Amar, verbo intransitivo


“Idílio” de Mário de Andrade inclui psicodrama sexual

Um livro “gordo de freudismo”, na definição do autor, que meses depois de publicá-lo acusava a crítica de reducionismo psicologista, Amar, verbo intransitivo (1927) participa do esforço experimental iniciado por Mário de Andrade nos Contos de Belazarte (1923-1926) e que culminaria em Macunaíma (1928). Mas o romance gira em torno de um psicodrama sexual, isso nem o próprio Mário poderia negar.

O protagonistas é um adolescente “machucador” de suas irmãs menores, rapaz cuja masculinidade a despontar preocupa o pai, Sousa Costa, um típico pater familias paulistano endinheirado. Para impedir que Carlos se exponha aos perigos da iniciação sexual, o pai contrata uma “professora de amor” alemã, que passa a figurar perante a família do garoto como professora de piano e línguas. Com sua habilidade haurida em larga experiência, Fräulein Elza seduz o garoto, no entanto já iniciado na prostituição de rua, tão temida por seu pai.
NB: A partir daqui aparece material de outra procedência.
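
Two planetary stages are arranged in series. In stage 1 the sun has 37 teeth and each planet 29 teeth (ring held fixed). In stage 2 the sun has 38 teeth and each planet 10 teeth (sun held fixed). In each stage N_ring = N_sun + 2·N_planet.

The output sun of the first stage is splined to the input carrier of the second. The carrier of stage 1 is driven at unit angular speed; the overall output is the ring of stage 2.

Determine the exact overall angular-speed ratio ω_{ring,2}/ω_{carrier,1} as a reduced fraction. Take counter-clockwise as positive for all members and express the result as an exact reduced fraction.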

Mas Carlos, ao confessar a ela essa aventura, esclarece que “estar não é gostar”, e os dois se tornam amantes até o ponto de perturbar o sossego hipócrita da família. Chega, então, o momento da ruptura, que a professora exige ser traumático, a fim de que a “lição” fique completa. O desfecho, no entanto, deixa claro que ela não era tão profissional como desejaria: seu coração, já machucado pelos sucessivos envolvimentos abortados e pelo sonho cada vez mais distante de casar-se, sofre a separação quase tanto quanto o do desesperado Carlos, que mergulha na depressão. Mas o leitor espere pelo epílogo...

Estruturado por cenas em contracanto com as digressões do narrador, o romance foi chamado por Mário de “idílio”, e não é casual a associação da personagem wagneriana Sigfried a Carlos. O autor estava impregnado de cultura alemã, e foi mesmo por estudar com afinco o idioma de Goethe que ele descobriu, num livro de antropologia, a lenda de Macunaíma. Há marcante influência do Expressionismo em Amar, verbo intransitivo, não faltando uma paródia do quadro O grito, de Edvard Munch.

O que mais vale a pena destacar, porém, é o sabor da linguagem. Mário de Andrade foi um profundo pesquisador da linguagem falada e pretendeu contaminar com ela o registro literário. Nesse “idílio”, encontra-se uma amostra polifônica dos resultados de tal pesquisa. E, se a colagem da antigramática sobre as pretensões teorizantes da narrativa resulta cheia de arestas, a impossibilidade de fazer do livro um todo bem acabado não impede que ele resista mesmo às leituras não comprometidas com a idealização do movimento modernista.